As the first and main point of contact with the health care system, primary health care is best placed to detect disease at the early stage. However, the technical capacities for this purpose in LAC-7 countries are lower than in other OECD countries, especially in terms of the availability of medical technologies including mammography units, CT scanners and MRI. National recommendations for screening follow the World Health Organization guidelines in terms of the population-based approach, the testing methods for screening, and periodicity. However, in all LAC-7 countries there is scope to expand the coverage of screening for breast and cervical cancer, and for hypertension and diabetes. Key elements of successful PHC programme include explicit implementation details, alongside clear responsibilities, appropriate trainings and accountability system. In Chile for example, PHC centres are responsible for implementing preventive tests according to life cycle, including mammography at the PHC centre or in co-ordination with another provider. One key success factor for the Chilean programme is to hold PHC centres accountable for the screening process. In Peru, antenatal consultations, which can occur entirely in PHC, fully benefit from the new community-based care plan that includes explicit roles and responsibilities of PHC workers for the active identification and invitation of target population. Centralised and integrated information systems will be critical to help assess the effectiveness of the programme and assess practices at provider level.
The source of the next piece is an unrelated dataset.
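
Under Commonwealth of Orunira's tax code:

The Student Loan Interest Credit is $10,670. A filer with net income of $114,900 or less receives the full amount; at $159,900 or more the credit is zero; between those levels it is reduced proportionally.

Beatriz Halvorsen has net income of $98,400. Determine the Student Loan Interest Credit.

$10,670

Student Loan Interest Credit: $98,400 is at or below the $114,900 threshold, so the full $10,670 applies.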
During the COVID-19 pandemic, the availability of COVID-19 testing was rather limited, and recommendations from the Ministry of Health for primary health care workers to carry-out COVID-19 testing were most often late (as in Brazil, Chile or Argentina). To improve preparedness and response during health emergencies, there is a need for stronger stewardship from the central level to take key decisions and issue evidence-based guidelines. All LAC-7 countries developed some forms of COVID-19 testing in primary health care settings, but with high heterogeneity within and across LAC-7 countries. In Costa Rica for example, all EBAIS were responsible for COVID-19 testing, while in Mexico the role of primary health care in COVID-19 testing was rather limited. The variations that can be seen within the regions reflect differences in PHC systems across LAC countries. New responsibilities and new forms of co-ordination between national level and local level (as in Argentina with the Detectar programme) should be maintained to manage both short and long term health challenges.

As in other OECD countries, early detection of diseases was suspended during the first phase of the pandemic to increase capacity for patients with COVID-19 complications. The result is that early detection of non-COVID-19 disease was postponed, with large impact on cancer screening, detection of hypertension and of diabetes (as in Argentina, Brazil, Chile, Mexico and Peru). LAC-7 countries should urgently acknowledge the generated backlog of services and create plans accordingly, so that health and economic effects are minimised.